Monde arabe: du confessionnalisme à la citoyenneté. Entretien avec le Père Fadi Daou, fondateur de l'association Adyan (*1), à Beyrouth crée en 2006.

Les leçons du massacre des chrétiens orientaux – arméniens mais aussi syriaques, chaldéens, assyriens, grecs orthodoxes, melkites - en 1915, n’ont pas été retenues. Le drame se perpétue en Irak et en Syrie. Quel est votre analyse ?

Père Daou – La période n’est pas positive, et malheureusement elle risque de durer. Mais les évènements dramatiques actuels peuvent aussi constituer le point de départ d’un renouveau, instaurer de nouvelles bases d’un dialogue islamo-chrétien constructif, en tirant les leçons du passé. Même si dans sa forme institutionnelle, élitiste, le dialogue islamo chrétien a déçu, il a malgré tout lancé quelques passerelles. Dans chaque communauté, se trouvent aujourd’hui des personnalités capables de jouer les médiateurs, en cas de conflit.

Q- Pourquoi cet échec du dialogue?

Père Daou – Il existe un malentendu. Le dialogue n’a pas pour objectif de réunifier les dogmes. Mon dialogue avec un musulman ne vise pas à le convaincre que Jésus est fils de Dieu, mais d’instaurer avec lui une relation de confiance.

Q- Comment construire la confiance entre deux religions concurrentes ?

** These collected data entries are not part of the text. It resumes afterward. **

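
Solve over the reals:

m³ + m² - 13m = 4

m = -4 or m = -0.3028 or m = 3.3028

Rearrange: m³ + m² - 13m - 4 = 0.
Possible rational roots are divisors of -4. Testing m = -4 gives 0, so (m + 4) is a factor.
Divide: m³ + m² - 13m - 4 = (m + 4)(m² - 3m - 1).
Apply the quadratic formula to m² - 3m - 1 = 0: m = (3 ± √13)/2, i.e. m ≈ 3.3028 or m ≈ -0.3028.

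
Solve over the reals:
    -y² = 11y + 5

y = -10.5249 or y = -0.4751

Rearrange to standard form: -y² - 11y - 5 = 0.
Discriminant: (-11)² − 4·(-1)·(-5) = 101.
Quadratic formula: y = (11 ± √101) / (-2).
So y = -11/2 - √(101)/2 ≈ -10.5249 or y = -11/2 + √(101)/2 ≈ -0.4751.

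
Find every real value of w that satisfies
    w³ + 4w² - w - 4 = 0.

w = -4 or w = -1 or w = 1

Possible rational roots are divisors of -4. Testing w = -1 gives 0, so (w + 1) is a factor.
Divide: w³ + 4w² - w - 4 = (w + 1)(w² + 3w - 4).
Factor the quadratic: w = 1 or w = -4.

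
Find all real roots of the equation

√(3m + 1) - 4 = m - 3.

Isolate the radical: √(3m + 1) = m + 1.
Square both sides: 3m + 1 = (m + 1)².
Expand and rearrange: m² - m = 0.
Solving gives m = 1 or m = 0.
Check each candidate in the original equation:
  m = 1: √(4) = 2, while m + 1 = 2 — valid.
  m = 0: √(1) = 1, while m + 1 = 1 — valid.

m = 0 or m = 1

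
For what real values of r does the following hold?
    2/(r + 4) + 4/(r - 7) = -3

r = -4.752 or r = 5.752

Multiply both sides by (r + 4)(r - 7):
2(r - 7) + 4(r + 4) = -3(r + 4)(r - 7).
Expand and collect terms: -3r² + 3r + 82 = 0.
By the quadratic formula, r = (-3 ± √993) / -6, so r ≈ -4.752 or r ≈ 5.752.
Neither value makes a denominator zero (r ≠ -4, r ≠ 7), so both are valid.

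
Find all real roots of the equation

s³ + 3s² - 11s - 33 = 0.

s = -3.3166 or s = -3 or s = 3.3166

Possible rational roots are divisors of -33. Testing s = -3 gives 0, so (s + 3) is a factor.
Divide: s³ + 3s² - 11s - 33 = (s + 3)(s² - 11).
Apply the quadratic formula to s² - 11 = 0: s = (0 ± √44)/2, i.e. s ≈ 3.3166 or s ≈ -3.3166.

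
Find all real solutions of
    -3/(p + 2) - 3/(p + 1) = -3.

Multiply both sides by (p + 2)(p + 1):
-3(p + 1) - 3(p + 2) = -3(p + 2)(p + 1).
Expand and collect terms: -3p^2 - 3p + 3 = 0.
By the quadratic formula, p = (3 +/- sqrt(45)) / -6, so p ~= -1.618 or p ~= 0.618.
Neither value makes a denominator zero (p != -2, p != -1), so both are valid.

p = -1.618 or p = 0.618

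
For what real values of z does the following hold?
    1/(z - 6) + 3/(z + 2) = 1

z = 0.5359 or z = 7.4641

Multiply both sides by (z - 6)(z + 2):
(z + 2) + 3(z - 6) = (z - 6)(z + 2).
Expand and collect terms: z² - 8z + 4 = 0.
By the quadratic formula, z = (8 ± √48) / 2, so z ≈ 7.4641 or z ≈ 0.5359.
Neither value makes a denominator zero (z ≠ 6, z ≠ -2), so both are valid.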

Père Daou- Prenons l’image de deux personnes en dialogue. Elles sont face à face, et entre eux il y a un espace, souvent une table. À Adyan, nous discernons d’abord le problème que nous voulons aborder, puis nous le plaçons en face de nous. Et, pour en débattre, nous nous asseyons côte à côte, en tentant d’avancer ensemble.

Q- Donnez-moi l’exemple d’un problème qui vous tient à cœur à Adyan ?

Nous travaillons beaucoup sur la citoyenneté. Il est primordial de donner non seulement au Liban, mais aux pays arabes un sens du bien commun.

Q- Comment donner ce sens de la citoyenneté ?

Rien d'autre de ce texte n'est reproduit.